Other good sources of phosphorus are cantaloupe rind, cotton seed hulls, bat guano, cucumber skins, incinerator ash, paint processing waste, sardine scraps, oyster shells.shrimp waste, raw get the idea. A lot of those things are either hard to come by or seem a bit worse than the phosphorus I so innocently want to purchase. (There are places that do sell "garden fertilizer" (Lowe's, Home Depot, Farm & Fleet), I didn't want to make another stop.

Other tidbits:

Annual cuttings: Yes, flower gardeners, you can make cuttings of those pricey annuals for your own use in your gardens. The root best with some sort of bottom heat and rooting hormone.
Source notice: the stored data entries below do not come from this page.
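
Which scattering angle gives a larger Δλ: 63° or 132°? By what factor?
132° produces the larger shift by a factor of 3.057

Calculate both shifts using Δλ = λ_C(1 - cos θ):

For θ₁ = 63°:
Δλ₁ = 2.4263 × (1 - cos(63°))
Δλ₁ = 2.4263 × 0.5460
Δλ₁ = 1.3248 pm

For θ₂ = 132°:
Δλ₂ = 2.4263 × (1 - cos(132°))
Δλ₂ = 2.4263 × 1.6691
Δλ₂ = 4.0498 pm

The 132° angle produces the larger shift.
Ratio: 4.0498/1.3248 = 3.057

(Intermediate values are shown rounded; full precision is carried through to the final answer.)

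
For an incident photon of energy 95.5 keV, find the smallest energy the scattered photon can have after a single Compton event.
69.5163 keV (at θ = 180°)

The scattered photon has minimum energy when its wavelength is maximum, i.e., when the Compton shift Δλ = λ_C(1 − cos θ) is maximum. This occurs at θ = 180° (backscattering), giving Δλ_max = 2λ_C = 4.8526 pm.

Initial wavelength: λ₀ = hc/E₀ = 12.9826 pm
Maximum final wavelength: λ'_max = λ₀ + 2λ_C = 12.9826 + 4.8526 = 17.8353 pm
Minimum final energy: E'_min = hc/λ'_max = 69.5163 keV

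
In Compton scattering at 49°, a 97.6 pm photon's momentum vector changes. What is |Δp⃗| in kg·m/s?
5.6071e-24 kg·m/s

Photon momentum magnitude is p = h/λ.

Initial momentum:
p₀ = h/λ = 6.6261e-34/9.7600e-11 = 6.7890e-24 kg·m/s

After scattering:
λ' = λ + Δλ = 97.6 + 0.8345 = 98.4345 pm
p' = h/λ' = 6.6261e-34/9.8435e-11 = 6.7315e-24 kg·m/s

Momentum is a vector; the scattered photon's direction makes angle θ = 49° with the incident direction. The magnitude of the vector change Δp⃗ = p⃗₀ − p⃗' is found from the law of cosines:
|Δp⃗|² = p₀² + p'² − 2p₀p'cos θ
|Δp⃗|² = (6.7890e-24)² + (6.7315e-24)² − 2·6.7890e-24·6.7315e-24·cos(49°)
|Δp⃗| = 5.6071e-24 kg·m/s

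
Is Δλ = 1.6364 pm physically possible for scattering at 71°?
Yes, consistent

Calculate the expected shift for θ = 71°:

Δλ_expected = λ_C(1 - cos(71°))
Δλ_expected = 2.4263 × (1 - cos(71°))
Δλ_expected = 2.4263 × 0.6744
Δλ_expected = 1.6364 pm

Given shift: 1.6364 pm
Expected shift: 1.6364 pm
Difference: 0.0000 pm

The values match. This is consistent with Compton scattering at the stated angle.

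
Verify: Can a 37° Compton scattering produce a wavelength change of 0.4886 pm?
Yes, consistent

Calculate the expected shift for θ = 37°:

Δλ_expected = λ_C(1 - cos(37°))
Δλ_expected = 2.4263 × (1 - cos(37°))
Δλ_expected = 2.4263 × 0.2014
Δλ_expected = 0.4886 pm

Given shift: 0.4886 pm
Expected shift: 0.4886 pm
Difference: 0.0000 pm

The values match. This is consistent with Compton scattering at the stated angle.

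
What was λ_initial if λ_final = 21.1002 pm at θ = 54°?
20.1000 pm

From λ' = λ + Δλ, we have λ = λ' - Δλ

First calculate the Compton shift:
Δλ = λ_C(1 - cos θ)
Δλ = 2.4263 × (1 - cos(54°))
Δλ = 2.4263 × 0.4122
Δλ = 1.0002 pm

Initial wavelength:
λ = λ' - Δλ
λ = 21.1002 - 1.0002
λ = 20.1000 pm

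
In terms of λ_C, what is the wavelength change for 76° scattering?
0.7581 λ_C

The Compton shift formula is:
Δλ = λ_C(1 - cos θ)

Dividing both sides by λ_C:
Δλ/λ_C = 1 - cos θ

For θ = 76°:
Δλ/λ_C = 1 - cos(76°)
Δλ/λ_C = 1 - 0.2419
Δλ/λ_C = 0.7581

This means the shift is 0.7581 × λ_C = 1.8393 pm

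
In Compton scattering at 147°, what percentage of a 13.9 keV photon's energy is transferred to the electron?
0.0476 (or 4.76%)

Calculate initial and final photon energies:

Initial: E₀ = 13.9 keV → λ₀ = 89.1973 pm
Compton shift: Δλ = 4.4612 pm
Final wavelength: λ' = 93.6585 pm
Final energy: E' = 13.2379 keV

Fractional energy loss:
(E₀ - E')/E₀ = (13.9000 - 13.2379)/13.9000
= 0.6621/13.9000
= 0.0476
= 4.76%

(Intermediate values are shown rounded; full precision is carried through to the final answer.)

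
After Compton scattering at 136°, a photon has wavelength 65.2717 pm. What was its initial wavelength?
61.1000 pm

From λ' = λ + Δλ, we have λ = λ' - Δλ

First calculate the Compton shift:
Δλ = λ_C(1 - cos θ)
Δλ = 2.4263 × (1 - cos(136°))
Δλ = 2.4263 × 1.7193
Δλ = 4.1717 pm

Initial wavelength:
λ = λ' - Δλ
λ = 65.2717 - 4.1717
λ = 61.1000 pm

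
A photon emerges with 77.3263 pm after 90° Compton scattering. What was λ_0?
74.9000 pm

From λ' = λ + Δλ, we have λ = λ' - Δλ

First calculate the Compton shift:
Δλ = λ_C(1 - cos θ)
Δλ = 2.4263 × (1 - cos(90°))
Δλ = 2.4263 × 1.0000
Δλ = 2.4263 pm

Initial wavelength:
λ = λ' - Δλ
λ = 77.3263 - 2.4263
λ = 74.9000 pm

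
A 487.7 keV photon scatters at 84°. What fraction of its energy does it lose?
0.4608 (or 46.08%)

Calculate initial and final photon energies:

Initial: E₀ = 487.7 keV → λ₀ = 2.5422 pm
Compton shift: Δλ = 2.1727 pm
Final wavelength: λ' = 4.7149 pm
Final energy: E' = 262.9617 keV

Fractional energy loss:
(E₀ - E')/E₀ = (487.7000 - 262.9617)/487.7000
= 224.7383/487.7000
= 0.4608
= 46.08%

(Intermediate values are shown rounded; full precision is carried through to the final answer.)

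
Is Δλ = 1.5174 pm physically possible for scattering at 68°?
Yes, consistent

Calculate the expected shift for θ = 68°:

Δλ_expected = λ_C(1 - cos(68°))
Δλ_expected = 2.4263 × (1 - cos(68°))
Δλ_expected = 2.4263 × 0.6254
Δλ_expected = 1.5174 pm

Given shift: 1.5174 pm
Expected shift: 1.5174 pm
Difference: 0.0000 pm

The values match. This is consistent with Compton scattering at the stated angle.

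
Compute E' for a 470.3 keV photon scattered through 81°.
264.7521 keV

First convert energy to wavelength:
λ = hc/E, with hc ≈ 1239.842 keV·pm (i.e. 1239.842 eV·nm)

For E = 470.3 keV = 470300 eV:
λ = 1239.842 keV·pm / 470.3 keV
λ = 2.6363 pm

Calculate the Compton shift:
Δλ = λ_C(1 - cos(81°)) = 2.4263 × 0.8436
Δλ = 2.0468 pm

Final wavelength:
λ' = 2.6363 + 2.0468 = 4.6830 pm

Final energy:
E' = hc/λ' = 1239.842 / 4.6830 = 264.7521 keV

(Intermediate values are shown rounded; full precision is carried through to the final answer.)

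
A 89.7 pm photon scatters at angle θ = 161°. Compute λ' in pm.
94.4204 pm

Using the Compton scattering formula:
λ' = λ + Δλ = λ + λ_C(1 - cos θ)

Given:
- Initial wavelength λ = 89.7 pm
- Scattering angle θ = 161°
- Compton wavelength λ_C ≈ 2.4263 pm

Calculate the shift:
Δλ = 2.4263 × (1 - cos(161°))
Δλ = 2.4263 × 1.9455
Δλ = 4.7204 pm

Final wavelength:
λ' = 89.7 + 4.7204 = 94.4204 pm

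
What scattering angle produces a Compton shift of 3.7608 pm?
123.37°

From the Compton formula Δλ = λ_C(1 - cos θ), we can solve for θ:

cos θ = 1 - Δλ/λ_C

Given:
- Δλ = 3.7608 pm
- λ_C = h/(m_e·c) ≈ 2.42631024 pm

cos θ = 1 - 3.7608/2.42631024
cos θ = 1 - 1.550008
cos θ = -0.550008

θ = arccos(-0.550008)
θ = 123.37°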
Plants for rock face walls: The list is long. Anything that grows on those "green roofs", sedums, sempervivrens, ajugas, ground creeping junipers, achillea, dianthus, euphorbia, geums, rugosa roses, carpet roses, calamintha, nepetas, lavender, oregano, veronicas, geraniums (particularly the drapey-viney ones like 'Orion' and "Rozanne'). One of the secrets is to plant in a pocket of good soil, even if you have to funnel it into the crevice, and water well the first year. If you have sever drought, it will look better if you do water, but everything will probably survive even if you do not.
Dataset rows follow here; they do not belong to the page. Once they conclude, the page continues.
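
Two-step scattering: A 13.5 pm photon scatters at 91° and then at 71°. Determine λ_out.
17.6050 pm

Apply Compton shift twice:

First scattering at θ₁ = 91°:
Δλ₁ = λ_C(1 - cos(91°))
Δλ₁ = 2.4263 × 1.0175
Δλ₁ = 2.4687 pm

After first scattering:
λ₁ = 13.5 + 2.4687 = 15.9687 pm

Second scattering at θ₂ = 71°:
Δλ₂ = λ_C(1 - cos(71°))
Δλ₂ = 2.4263 × 0.6744
Δλ₂ = 1.6364 pm

Final wavelength:
λ₂ = 15.9687 + 1.6364 = 17.6050 pm

Total shift: Δλ_total = 2.4687 + 1.6364 = 4.1050 pm

(Intermediate values are shown rounded; full precision is carried through to the final answer.)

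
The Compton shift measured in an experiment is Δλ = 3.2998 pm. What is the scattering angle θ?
111.10°

From the Compton formula Δλ = λ_C(1 - cos θ), we can solve for θ:

cos θ = 1 - Δλ/λ_C

Given:
- Δλ = 3.2998 pm
- λ_C = h/(m_e·c) ≈ 2.42631024 pm

cos θ = 1 - 3.2998/2.42631024
cos θ = 1 - 1.360007
cos θ = -0.360007

θ = arccos(-0.360007)
θ = 111.10°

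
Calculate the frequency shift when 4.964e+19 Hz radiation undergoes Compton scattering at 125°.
1.923e+19 Hz (decrease)

Convert frequency to wavelength (c = 299792458 m/s):
λ₀ = c/f₀ = 299792458/4.964e+19 = 6.0393324e-12 m = 6.0393 pm

Calculate Compton shift:
Δλ = λ_C(1 - cos(125°)) = 3.8180 pm

Final wavelength:
λ' = λ₀ + Δλ = 6.0393 + 3.8180 = 9.8573 pm

Final frequency:
f' = c/λ' = 299792458/9.8573170e-12 = 3.0413190e+19 Hz

Frequency shift (decrease):
Δf = f₀ - f' = 4.964e+19 - 3.0413190e+19 = 1.923e+19 Hz

(Intermediate values are shown rounded; full precision is carried through to the final answer.)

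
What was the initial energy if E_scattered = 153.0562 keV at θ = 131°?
303.7002 keV

Convert final energy to wavelength (hc ≈ 1239.842 keV·pm):
λ' = hc/E' = 1239.842 / 153.0562 = 8.1006 pm

Calculate the Compton shift:
Δλ = λ_C(1 - cos(131°))
Δλ = 2.4263 × (1 - cos(131°))
Δλ = 4.0181 pm

Initial wavelength:
λ = λ' - Δλ = 8.1006 - 4.0181 = 4.0825 pm

Initial energy:
E = hc/λ = 1239.842 / 4.0825 = 303.7002 keV

(Intermediate values are shown rounded; full precision is carried through to the final answer.)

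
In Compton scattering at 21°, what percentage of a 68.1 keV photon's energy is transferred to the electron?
0.0088 (or 0.88%)

Calculate initial and final photon energies:

Initial: E₀ = 68.1 keV → λ₀ = 18.2062 pm
Compton shift: Δλ = 0.1612 pm
Final wavelength: λ' = 18.3674 pm
Final energy: E' = 67.5025 keV

Fractional energy loss:
(E₀ - E')/E₀ = (68.1000 - 67.5025)/68.1000
= 0.5975/68.1000
= 0.0088
= 0.88%

(Intermediate values are shown rounded; full precision is carried through to the final answer.)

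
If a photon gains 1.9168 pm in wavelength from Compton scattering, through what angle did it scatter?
77.88°

From the Compton formula Δλ = λ_C(1 - cos θ), we can solve for θ:

cos θ = 1 - Δλ/λ_C

Given:
- Δλ = 1.9168 pm
- λ_C = h/(m_e·c) ≈ 2.42631024 pm

cos θ = 1 - 1.9168/2.42631024
cos θ = 1 - 0.790006
cos θ = 0.209994

θ = arccos(0.209994)
θ = 77.88°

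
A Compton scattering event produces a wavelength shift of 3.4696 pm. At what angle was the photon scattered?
115.47°

From the Compton formula Δλ = λ_C(1 - cos θ), we can solve for θ:

cos θ = 1 - Δλ/λ_C

Given:
- Δλ = 3.4696 pm
- λ_C = h/(m_e·c) ≈ 2.42631024 pm

cos θ = 1 - 3.4696/2.42631024
cos θ = 1 - 1.429990
cos θ = -0.429990

θ = arccos(-0.429990)
θ = 115.47°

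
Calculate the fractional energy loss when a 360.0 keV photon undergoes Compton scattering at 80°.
0.3680 (or 36.80%)

Calculate initial and final photon energies:

Initial: E₀ = 360.0 keV → λ₀ = 3.4440 pm
Compton shift: Δλ = 2.0050 pm
Final wavelength: λ' = 5.4490 pm
Final energy: E' = 227.5361 keV

Fractional energy loss:
(E₀ - E')/E₀ = (360.0000 - 227.5361)/360.0000
= 132.4639/360.0000
= 0.3680
= 36.80%

(Intermediate values are shown rounded; full precision is carried through to the final answer.)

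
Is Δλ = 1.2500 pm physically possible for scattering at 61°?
Yes, consistent

Calculate the expected shift for θ = 61°:

Δλ_expected = λ_C(1 - cos(61°))
Δλ_expected = 2.4263 × (1 - cos(61°))
Δλ_expected = 2.4263 × 0.5152
Δλ_expected = 1.2500 pm

Given shift: 1.2500 pm
Expected shift: 1.2500 pm
Difference: 0.0000 pm

The values match. This is consistent with Compton scattering at the stated angle.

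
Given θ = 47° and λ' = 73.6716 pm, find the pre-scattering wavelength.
72.9000 pm

From λ' = λ + Δλ, we have λ = λ' - Δλ

First calculate the Compton shift:
Δλ = λ_C(1 - cos θ)
Δλ = 2.4263 × (1 - cos(47°))
Δλ = 2.4263 × 0.3180
Δλ = 0.7716 pm

Initial wavelength:
λ = λ' - Δλ
λ = 73.6716 - 0.7716
λ = 72.9000 pm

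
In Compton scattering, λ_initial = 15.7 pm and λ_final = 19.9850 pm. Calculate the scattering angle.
140.00°

First find the wavelength shift:
Δλ = λ' - λ = 19.9850 - 15.7 = 4.2850 pm

Using Δλ = λ_C(1 - cos θ), with λ_C = h/(m_e·c) ≈ 2.42631024 pm:
cos θ = 1 - Δλ/λ_C
cos θ = 1 - 4.2850/2.42631024
cos θ = -0.766056

θ = arccos(-0.766056)
θ = 140.00°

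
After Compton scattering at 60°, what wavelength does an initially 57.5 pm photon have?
58.7132 pm

Using the Compton formula: λ' = λ + λ_C(1 − cos θ)

For θ = 60°, cos θ = 1/2 (exact) = 0.5000, so:
1 − cos 60° = 1 − (1/2) = 0.5000

Δλ = λ_C × 0.5000 = 2.4263 × 0.5000 = 1.2132 pm

λ' = 57.5 + 1.2132 = 58.7132 pm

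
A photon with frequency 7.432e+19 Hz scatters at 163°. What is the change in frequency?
4.018e+19 Hz (decrease)

Convert frequency to wavelength (c = 299792458 m/s):
λ₀ = c/f₀ = 299792458/7.432e+19 = 4.0338059e-12 m = 4.0338 pm

Calculate Compton shift:
Δλ = λ_C(1 - cos(163°)) = 4.7466 pm

Final wavelength:
λ' = λ₀ + Δλ = 4.0338 + 4.7466 = 8.7804 pm

Final frequency:
f' = c/λ' = 299792458/8.7804082e-12 = 3.4143339e+19 Hz

Frequency shift (decrease):
Δf = f₀ - f' = 7.432e+19 - 3.4143339e+19 = 4.018e+19 Hz

(Intermediate values are shown rounded; full precision is carried through to the final answer.)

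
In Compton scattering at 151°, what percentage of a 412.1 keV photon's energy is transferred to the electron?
0.6019 (or 60.19%)

Calculate initial and final photon energies:

Initial: E₀ = 412.1 keV → λ₀ = 3.0086 pm
Compton shift: Δλ = 4.5484 pm
Final wavelength: λ' = 7.5570 pm
Final energy: E' = 164.0653 keV

Fractional energy loss:
(E₀ - E')/E₀ = (412.1000 - 164.0653)/412.1000
= 248.0347/412.1000
= 0.6019
= 60.19%

(Intermediate values are shown rounded; full precision is carried through to the final answer.)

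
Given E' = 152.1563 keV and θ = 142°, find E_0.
325.4001 keV

Convert final energy to wavelength (hc ≈ 1239.842 keV·pm):
λ' = hc/E' = 1239.842 / 152.1563 = 8.1485 pm

Calculate the Compton shift:
Δλ = λ_C(1 - cos(142°))
Δλ = 2.4263 × (1 - cos(142°))
Δλ = 4.3383 pm

Initial wavelength:
λ = λ' - Δλ = 8.1485 - 4.3383 = 3.8102 pm

Initial energy:
E = hc/λ = 1239.842 / 3.8102 = 325.4001 keV

(Intermediate values are shown rounded; full precision is carried through to the final answer.)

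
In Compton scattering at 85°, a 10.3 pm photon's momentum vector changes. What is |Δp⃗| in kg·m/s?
7.9674e-23 kg·m/s

Photon momentum magnitude is p = h/λ.

Initial momentum:
p₀ = h/λ = 6.6261e-34/1.0300e-11 = 6.4331e-23 kg·m/s

After scattering:
λ' = λ + Δλ = 10.3 + 2.2148 = 12.5148 pm
p' = h/λ' = 6.6261e-34/1.2515e-11 = 5.2946e-23 kg·m/s

Momentum is a vector; the scattered photon's direction makes angle θ = 85° with the incident direction. The magnitude of the vector change Δp⃗ = p⃗₀ − p⃗' is found from the law of cosines:
|Δp⃗|² = p₀² + p'² − 2p₀p'cos θ
|Δp⃗|² = (6.4331e-23)² + (5.2946e-23)² − 2·6.4331e-23·5.2946e-23·cos(85°)
|Δp⃗| = 7.9674e-23 kg·m/s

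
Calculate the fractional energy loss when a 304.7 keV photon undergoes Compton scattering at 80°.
0.3301 (or 33.01%)

Calculate initial and final photon energies:

Initial: E₀ = 304.7 keV → λ₀ = 4.0691 pm
Compton shift: Δλ = 2.0050 pm
Final wavelength: λ' = 6.0740 pm
Final energy: E' = 204.1213 keV

Fractional energy loss:
(E₀ - E')/E₀ = (304.7000 - 204.1213)/304.7000
= 100.5787/304.7000
= 0.3301
= 33.01%

(Intermediate values are shown rounded; full precision is carried through to the final answer.)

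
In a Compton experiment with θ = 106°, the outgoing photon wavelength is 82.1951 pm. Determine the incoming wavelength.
79.1000 pm

From λ' = λ + Δλ, we have λ = λ' - Δλ

First calculate the Compton shift:
Δλ = λ_C(1 - cos θ)
Δλ = 2.4263 × (1 - cos(106°))
Δλ = 2.4263 × 1.2756
Δλ = 3.0951 pm

Initial wavelength:
λ = λ' - Δλ
λ = 82.1951 - 3.0951
λ = 79.1000 pm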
Plants for a drainage field: Okay. Big, bold, letters! NO SHRUBS OR TREES! It is your drainage field, people. Don't mess with it. My rule of thumb, in the late fall, you should be able to put your lawn mower on a very high setting and just mow the darn thing off. If you are thinking of planting something you can't do that to, don't plant it there! I have done beautiful cutting gardens for people, on their drainage field, but you don't want a veggie garden there, nor do you want to disc it over.